New Perspectives in Science Education

Edition 13

Accepted Abstracts

Renaissance as An Entry for STEAM Education

Po-Hung Liu, National Chin-Yi University of Technology (Taiwan, Republic of China)

Abstract

It has long been held that science and arts locate at both ends of the knowledge spectrum. However, history reveals that the two fields may share many features in common. During the European Renaissnce, science and mathematics played key roles in the development of arts, including painting, music, and architecture. On the other hand, the demands of the arts also often drove advances in science and mathematics. This study will report the findings obtained from an in-progress college liberal art course entitled ‘Sciences and Arts in the Renaissance’. Several hand-on activites regarding science, mathematics, and Renaissance arts will be used to engage Taiwanese college students’ learning, stimulate their creativities, and enhance their conceptions regarding science, mathematics, and arts. First of all, an origami activity for making a square root spiral will be employed for students to realize how a beautiful equiangular spiral can be constructed based on a basic mathematical idea. Students will then experence an interdisciplinary activity involving mathematic and music, followed by a lesson on the historical interreationships between the two disciplines.
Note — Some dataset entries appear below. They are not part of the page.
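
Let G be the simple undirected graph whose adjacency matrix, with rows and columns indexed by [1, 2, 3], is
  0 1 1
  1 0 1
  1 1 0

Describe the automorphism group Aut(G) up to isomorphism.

Every vertex has degree 2, so G is the complete graph K_3. Every bijection on the vertex set is an automorphism of K_3; hence Aut(K_3) ≅ S_3, order 6.

the symmetric group on 3 letters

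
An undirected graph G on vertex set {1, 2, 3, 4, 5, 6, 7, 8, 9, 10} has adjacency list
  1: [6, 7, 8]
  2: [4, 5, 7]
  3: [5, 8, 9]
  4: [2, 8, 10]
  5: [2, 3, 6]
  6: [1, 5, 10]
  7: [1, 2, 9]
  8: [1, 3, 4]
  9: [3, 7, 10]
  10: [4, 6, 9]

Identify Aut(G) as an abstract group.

G is 3-regular on 10 vertices with no triangles and no 4-cycles (girth 5): this is the Petersen graph. Viewing the Petersen graph as the Kneser graph K(5,2) — vertices are 2-subsets of {1,…,5}, edges join disjoint pairs — its automorphisms are exactly the permutations of the 5-element set, so Aut ≅ S_5 of order 120.

the symmetric group S_5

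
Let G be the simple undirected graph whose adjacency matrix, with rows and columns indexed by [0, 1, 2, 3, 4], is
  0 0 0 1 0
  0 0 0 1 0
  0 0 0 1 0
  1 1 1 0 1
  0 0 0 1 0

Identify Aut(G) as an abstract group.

S_4

Vertex 3 has degree 4 and every other vertex has degree 1, so G is the star K_{1,4} with centre 3. Any automorphism fixes the centre and permutes the 4 leaves freely, so Aut(G) ≅ S_4 of order 4! = 24.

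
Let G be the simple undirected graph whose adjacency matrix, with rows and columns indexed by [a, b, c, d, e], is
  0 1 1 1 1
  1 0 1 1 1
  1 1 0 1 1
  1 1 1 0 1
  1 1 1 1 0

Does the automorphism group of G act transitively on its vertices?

Every vertex has degree 4, so G is the complete graph K_5. Any permutation of the 5 vertices preserves K_5, so Aut(K_5) = S_5 of order 5! = 120. This group acts transitively on the 5 vertices.

Yes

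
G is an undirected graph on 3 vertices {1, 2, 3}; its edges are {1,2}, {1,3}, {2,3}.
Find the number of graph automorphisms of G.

Every vertex has degree 2, so G is the complete graph K_3. Every bijection on the vertex set is an automorphism of K_3; hence Aut(K_3) ≅ S_3, order 6.

6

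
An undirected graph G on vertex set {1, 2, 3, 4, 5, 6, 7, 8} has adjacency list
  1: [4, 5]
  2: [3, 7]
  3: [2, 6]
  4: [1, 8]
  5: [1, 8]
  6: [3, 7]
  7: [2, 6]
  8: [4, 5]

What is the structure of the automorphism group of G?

G has two connected components, {1, 4, 5, 8} and {2, 3, 6, 7}; each is 2-regular, so G = C_4 ⊔ C_4. Aut of a disjoint union of two copies of C_4 is the wreath product D_4 ≀ Z_2, of order 2·8² = 128.

(D_4 × D_4) ⋊ Z_2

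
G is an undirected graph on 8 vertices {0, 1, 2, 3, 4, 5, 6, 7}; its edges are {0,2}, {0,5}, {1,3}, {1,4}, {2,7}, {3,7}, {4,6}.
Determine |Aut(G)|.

The degree sequence is [2, 2, 2, 2, 2, 1, 1, 2]; the two degree-1 vertices 5 and 6 are the ends of a path, so G = P_8. The only nontrivial automorphism of a path is the end-to-end reflection, so Aut(G) ≅ Z_2.

2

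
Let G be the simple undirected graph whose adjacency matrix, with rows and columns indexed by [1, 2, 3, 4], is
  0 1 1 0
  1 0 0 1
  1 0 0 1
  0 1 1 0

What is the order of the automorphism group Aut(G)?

8

G is 2-regular and bipartite with parts {1, 4} and {2, 3} (each part is independent and every cross-pair is an edge), so G = K_{2,2}. Each part can be permuted independently (S_2 × S_2) and the two equal-size parts can also be swapped, giving (S_2 × S_2) ⋊ Z_2 of order 2·(2!)² = 8.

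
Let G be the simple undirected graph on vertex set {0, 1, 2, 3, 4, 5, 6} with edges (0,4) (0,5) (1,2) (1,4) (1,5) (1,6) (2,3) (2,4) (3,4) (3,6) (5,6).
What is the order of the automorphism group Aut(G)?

1

The degree sequence is [2, 4, 3, 3, 4, 3, 3]. Checking the degree-preserving permutations of the vertex set shows that none except the identity preserves every edge, so Aut(G) is trivial.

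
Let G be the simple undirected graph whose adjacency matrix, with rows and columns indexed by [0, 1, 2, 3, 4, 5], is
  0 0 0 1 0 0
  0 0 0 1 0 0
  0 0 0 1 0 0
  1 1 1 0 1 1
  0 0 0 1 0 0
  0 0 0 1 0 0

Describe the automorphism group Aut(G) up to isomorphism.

the symmetric group on 5 letters

Vertex 3 has degree 5 and every other vertex has degree 1, so G is the star K_{1,5} with centre 3. Any automorphism fixes the centre and permutes the 5 leaves freely, so Aut(G) ≅ S_5 of order 5! = 120.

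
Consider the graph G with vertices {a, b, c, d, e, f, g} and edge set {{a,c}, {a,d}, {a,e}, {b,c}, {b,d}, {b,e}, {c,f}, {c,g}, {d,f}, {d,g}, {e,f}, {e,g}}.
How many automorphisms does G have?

144

The vertices split by degree into {c, d, e} (degree 4) and {a, b, f, g} (degree 3); every edge runs between the two parts, so G is the complete bipartite graph K_{3,4}. The parts have unequal sizes, so no automorphism swaps them; each part is permuted independently, giving S_4 × S_3 of order 4!·3! = 144.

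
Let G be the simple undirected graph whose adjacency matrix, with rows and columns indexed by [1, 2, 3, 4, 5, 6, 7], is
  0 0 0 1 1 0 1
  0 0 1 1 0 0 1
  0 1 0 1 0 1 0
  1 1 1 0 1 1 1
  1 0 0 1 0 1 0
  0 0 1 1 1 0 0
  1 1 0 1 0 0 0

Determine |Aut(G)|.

Vertex 4 is the unique vertex of degree 6; the remaining 6 vertices each have degree 3 and induce a cycle, so G is the wheel on 7 vertices with hub 4. Every automorphism fixes the hub and acts on the rim 6-cycle, so Aut(G) ≅ Aut(C_6) = D_6 of order 12.

12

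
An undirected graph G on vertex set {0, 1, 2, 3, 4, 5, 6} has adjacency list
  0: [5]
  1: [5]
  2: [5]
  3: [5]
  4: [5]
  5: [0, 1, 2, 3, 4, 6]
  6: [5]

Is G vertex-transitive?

Vertex 5 is the only vertex of degree 6, so every automorphism fixes it; G is not vertex-transitive.

No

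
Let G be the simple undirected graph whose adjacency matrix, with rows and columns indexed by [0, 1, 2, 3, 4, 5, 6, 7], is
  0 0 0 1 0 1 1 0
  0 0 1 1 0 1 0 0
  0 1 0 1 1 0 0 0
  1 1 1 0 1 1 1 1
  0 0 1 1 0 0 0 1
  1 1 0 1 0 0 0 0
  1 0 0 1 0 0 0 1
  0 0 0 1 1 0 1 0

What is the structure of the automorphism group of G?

Vertex 3 is the unique vertex of degree 7; the remaining 7 vertices each have degree 3 and induce a cycle, so G is the wheel on 8 vertices with hub 3. Every automorphism fixes the hub and acts on the rim 7-cycle, so Aut(G) ≅ Aut(C_7) = D_7 of order 14.

D_7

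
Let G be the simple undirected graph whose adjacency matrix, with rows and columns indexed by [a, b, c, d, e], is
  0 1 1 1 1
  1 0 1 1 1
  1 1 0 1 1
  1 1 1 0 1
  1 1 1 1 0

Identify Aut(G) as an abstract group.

All 5 vertices are pairwise adjacent: G = K_5. Any permutation of the 5 vertices preserves K_5, so Aut(K_5) = S_5 of order 5! = 120.

the symmetric group on 5 letters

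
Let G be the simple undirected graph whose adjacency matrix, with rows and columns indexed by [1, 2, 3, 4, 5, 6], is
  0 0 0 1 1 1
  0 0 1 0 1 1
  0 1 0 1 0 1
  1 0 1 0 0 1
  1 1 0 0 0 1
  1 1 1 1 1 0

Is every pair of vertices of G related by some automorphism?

Vertex 6 is the only vertex of degree 5, so every automorphism fixes it; G is not vertex-transitive.

No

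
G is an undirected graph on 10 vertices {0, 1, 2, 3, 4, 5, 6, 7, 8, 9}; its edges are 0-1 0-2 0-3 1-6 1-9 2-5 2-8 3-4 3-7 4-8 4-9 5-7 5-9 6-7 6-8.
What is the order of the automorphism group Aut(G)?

G is 3-regular on 10 vertices with no triangles and no 4-cycles (girth 5): this is the Petersen graph. It is a classical fact that the Petersen graph has automorphism group S_5 (order 120), arising from its description as the Kneser graph K(5,2).

120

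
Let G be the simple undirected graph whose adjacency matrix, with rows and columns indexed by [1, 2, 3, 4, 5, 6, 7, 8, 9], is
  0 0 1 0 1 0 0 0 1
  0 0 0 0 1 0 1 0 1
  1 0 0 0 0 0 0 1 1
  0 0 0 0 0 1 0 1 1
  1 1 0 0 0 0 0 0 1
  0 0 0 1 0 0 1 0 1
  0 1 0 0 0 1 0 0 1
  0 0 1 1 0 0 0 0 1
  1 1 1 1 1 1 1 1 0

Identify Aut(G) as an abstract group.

Vertex 9 is the unique vertex of degree 8; the remaining 8 vertices each have degree 3 and induce a cycle, so G is the wheel on 9 vertices with hub 9. With the hub fixed, the remaining symmetry is that of the rim cycle C_8, giving the dihedral group D_8.

the dihedral group of order 16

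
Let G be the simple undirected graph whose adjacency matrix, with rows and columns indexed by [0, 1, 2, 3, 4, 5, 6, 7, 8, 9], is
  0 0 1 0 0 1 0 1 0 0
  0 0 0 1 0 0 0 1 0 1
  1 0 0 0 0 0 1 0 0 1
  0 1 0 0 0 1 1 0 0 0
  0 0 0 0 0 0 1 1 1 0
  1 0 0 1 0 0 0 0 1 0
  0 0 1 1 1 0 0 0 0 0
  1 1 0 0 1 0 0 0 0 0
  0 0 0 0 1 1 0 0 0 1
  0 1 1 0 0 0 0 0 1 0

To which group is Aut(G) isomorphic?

S_5

G is 3-regular on 10 vertices with no triangles and no 4-cycles (girth 5): this is the Petersen graph. Viewing the Petersen graph as the Kneser graph K(5,2) — vertices are 2-subsets of {1,…,5}, edges join disjoint pairs — its automorphisms are exactly the permutations of the 5-element set, so Aut ≅ S_5 of order 120.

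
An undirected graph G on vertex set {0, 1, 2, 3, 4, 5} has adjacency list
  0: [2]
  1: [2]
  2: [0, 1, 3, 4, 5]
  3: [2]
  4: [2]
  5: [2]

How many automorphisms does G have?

120

Vertex 2 has degree 5 and every other vertex has degree 1, so G is the star K_{1,5} with centre 2. The 5 leaves are pairwise interchangeable while the centre is fixed, giving Aut(G) = S_5.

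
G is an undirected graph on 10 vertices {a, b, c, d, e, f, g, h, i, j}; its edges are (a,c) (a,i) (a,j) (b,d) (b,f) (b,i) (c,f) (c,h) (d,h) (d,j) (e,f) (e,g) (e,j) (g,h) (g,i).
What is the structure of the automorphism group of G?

the symmetric group S_5

G is 3-regular on 10 vertices with no triangles and no 4-cycles (girth 5): this is the Petersen graph. It is a classical fact that the Petersen graph has automorphism group S_5 (order 120), arising from its description as the Kneser graph K(5,2).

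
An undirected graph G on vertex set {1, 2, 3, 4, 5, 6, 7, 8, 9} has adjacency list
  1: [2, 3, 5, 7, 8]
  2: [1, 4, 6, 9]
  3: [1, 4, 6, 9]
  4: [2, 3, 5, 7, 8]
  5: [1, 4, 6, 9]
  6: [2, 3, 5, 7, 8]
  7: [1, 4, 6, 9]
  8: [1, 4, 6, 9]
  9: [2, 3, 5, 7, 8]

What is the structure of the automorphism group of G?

The vertices split by degree into {1, 4, 6, 9} (degree 5) and {2, 3, 5, 7, 8} (degree 4); every edge runs between the two parts, so G is the complete bipartite graph K_{4,5}. Automorphisms preserve the bipartition setwise (since the parts differ in size) and act as S_4 × S_5 within it; |Aut| = 2880.

S_4 × S_5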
By the end of the course, following the introduction of Leonardo da Vinci’s pioneering ideas of scientific inquiry, students will be asked to reproduce Leonardo’s pyramid-shaped parachute and conduct flight experiments. Before and after each hand-on activity, students will be required to express their views on the interrelationship between science, mathematics and arts. I will compare and contrast students’ pre- and post-views to analyze the effect, if any, of these STEAM activities on promoting students’ scientific creativities and conceptions regarding interreationships between science, mathematics and arts. 
 

Keywords: Renaissance Science, Renaissance Arts, STEAM  Education

References:

[1] Crombie, A. C. (1980). Science and the Arts in the Renaissance: the Search for Truth and Certainty, Old and New. History of Science, 18(4), 233-246.

[2] Peterson, M. A. (2011). Galileo's muse: Renaissance mathematics and the arts. Harvard University Press.